Under the agreement, Fission would receive all Alpha shares, and Alpha would spin out its non-Patterson Lake South (PLS) assets to Alpha Exploration.

The arrangement was still subject to TSX-V approval, which was expected by December 6.

After the arrangement had been completed, Fission would own all the shares of Alpha, and Alpha shares would be delisted from trading on the TSX-V.

Alpha Exploration would be spun out and shall receive Alpha Minerals assets, other than its joint venture interest in the PLS property, and about $3-million in cash.
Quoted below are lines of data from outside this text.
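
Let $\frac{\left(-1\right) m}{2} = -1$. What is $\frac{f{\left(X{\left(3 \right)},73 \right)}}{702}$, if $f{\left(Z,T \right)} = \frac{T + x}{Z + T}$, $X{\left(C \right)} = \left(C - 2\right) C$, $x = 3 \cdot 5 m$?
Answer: $\frac{103}{53352} \approx 0.0019306$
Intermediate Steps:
$m = 2$ ($m = \left(-2\right) \left(-1\right) = 2$)
$x = 30$ ($x = 3 \cdot 5 \cdot 2 = 15 \cdot 2 = 30$)
$X{\left(C \right)} = C \left(-2 + C\right)$ ($X{\left(C \right)} = \left(-2 + C\right) C = C \left(-2 + C\right)$)
$f{\left(Z,T \right)} = \frac{30 + T}{T + Z}$ ($f{\left(Z,T \right)} = \frac{T + 30}{Z + T} = \frac{30 + T}{T + Z}$)
$\frac{f{\left(X{\left(3 \right)},73 \right)}}{702} = \frac{\frac{1}{73 + 3 \left(-2 + 3\right)} \left(30 + 73\right)}{702} = \frac{1}{73 + 3 \cdot 1} \cdot 103 \cdot \frac{1}{702} = \frac{1}{73 + 3} \cdot 103 \cdot \frac{1}{702} = \frac{1}{76} \cdot 103 \cdot \frac{1}{702} = \frac{103}{76} \cdot \frac{1}{702} = \frac{103}{53352}$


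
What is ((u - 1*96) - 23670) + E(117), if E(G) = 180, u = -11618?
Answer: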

Alpha's current directors and officers would also form the board and management of Alpha Exploration and would guide the exploration and development of the inherited portfolio of mineral properties located in Ontario (Mikwam), Saskatchewan (Hook, Cluff Lake-ACME, Cluff Lake-Logan, and Cluff Lake-Rio Tinto) and British Columbia (Donna).
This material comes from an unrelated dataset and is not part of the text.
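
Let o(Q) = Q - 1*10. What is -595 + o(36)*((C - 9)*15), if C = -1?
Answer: -4495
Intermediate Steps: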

Further, the board and management would review new opportunities under the normal course of business, whether by staking, acquisition or joint venture.

Fission recently announced that it too had received approval from the Court of Queen's Bench of Alberta for the plan of arrangement that would see it spin out certain assets to Fission 3.0 Corp. (Fission Spinco).

The arrangement was also still subject to final approval by the TSX-V, which was expected by December 6, and trading of the Fission Spinco shares was expected to start on the TSX-V at the opening of markets on December 10.

YUKON APPROVAL

Meanwhile, International Minerals (IMZ) also this week reported that it had obtained a final order of the Supreme Court of Yukon approving the plan of arrangement under which Hochschild Mining would acquire IMZ, mainly for IMZ's 40% interest in the jointly owned (Hochschild 60%) Peruvian assets, including the Pallancata silver mine and the Inmaculada gold/silver development project.

Under the arrangement agreement, each IMZ shareholder would receive $2.38 in cash for each IMZ share held, and shares in a newly formed company, Chaparral Gold, equal to their holdings in IMZ.

On November 29, Chaparral Gold received conditional approval to list its common shares on the TSX.

Closing of the arrangement was expected on December 13.